Friday, August 29, 2008

Cisco SPAN, SNMP and Wireshark

Today I was assigned a task to find out and explain a certain network anomaly we are experiencing in our network. The mission started out to be a bandwidth monitoring task against a specific router. This router however was owned by a third party so we didn't have access to it. Simple enough, I started looking at the next hop from that router - the switch port it was connected which belonged to the company I was working for. Using a combination of SNMP and a nice graphing/monitoring tool called "intermapper" I was able to obtain a pretty graph with traffic going in and out of the interface.

Eventually, looking at the graph we pin pointed the time of the day which we saturated the pipe going out the router which was only a fractional T1 at 64K. However, on the graph we spotted some unexplainable traffic spikes occurring every 5 mins. We couldn't explain why such traffic would occur going out the interface to this router. This warranted for some deeper packet inspection.
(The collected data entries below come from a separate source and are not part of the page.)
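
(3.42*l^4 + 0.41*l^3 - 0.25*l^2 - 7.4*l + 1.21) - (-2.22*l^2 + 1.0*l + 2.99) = 3.42*l^4 + 0.41*l^3 + 1.97*l^2 - 8.4*l - 1.78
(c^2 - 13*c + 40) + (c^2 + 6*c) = 2*c^2 - 7*c + 40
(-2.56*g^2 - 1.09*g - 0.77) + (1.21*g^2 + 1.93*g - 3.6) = -1.35*g^2 + 0.84*g - 4.37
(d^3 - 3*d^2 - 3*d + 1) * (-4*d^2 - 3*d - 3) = -4*d^5 + 9*d^4 + 18*d^3 + 14*d^2 + 6*d - 3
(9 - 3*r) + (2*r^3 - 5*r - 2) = 2*r^3 - 8*r + 7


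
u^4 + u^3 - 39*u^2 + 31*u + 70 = (u - 5)*(u - 2)*(u + 1)*(u + 7)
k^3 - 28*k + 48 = (k - 4)*(k - 2)*(k + 6)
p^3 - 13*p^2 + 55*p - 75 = (p - 5)^2*(p - 3)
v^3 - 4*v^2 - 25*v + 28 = (v - 7)*(v - 1)*(v + 4)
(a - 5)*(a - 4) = a^2 - 9*a + 20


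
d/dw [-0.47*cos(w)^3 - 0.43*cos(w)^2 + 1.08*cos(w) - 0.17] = (1.41*cos(w)^2 + 0.86*cos(w) - 1.08)*sin(w)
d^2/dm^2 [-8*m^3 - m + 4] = -48*m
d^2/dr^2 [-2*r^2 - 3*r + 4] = -4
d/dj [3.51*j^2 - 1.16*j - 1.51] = 7.02*j - 1.16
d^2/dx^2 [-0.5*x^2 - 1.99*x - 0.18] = -1.00000000000000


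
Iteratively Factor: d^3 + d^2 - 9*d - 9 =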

Here we used something called the SPAN feature on a Cisco switch. SPAN is just another fancy name for port mirroring. Since we didn't want to impact the production network, we simply mirrored the port on the Cisco switch. The command was easy on our IOS C2960G:

In configuration terminal mode:
monitor session 1 source gi /24
monitor session 1 destination gi 0/1

The setting was straight forward, specify the source port to monitor and the destination port to dump the packets onto.

After that, plug the destination port to a workstation with wireshark aka ethereal and capture the packets! With Wireshark we can sniff whatever traffic that is traversing the interface with some useful statistics and summary reporting.

It turned out to be a strange broadcast to that vlan, resulting from a faulty application.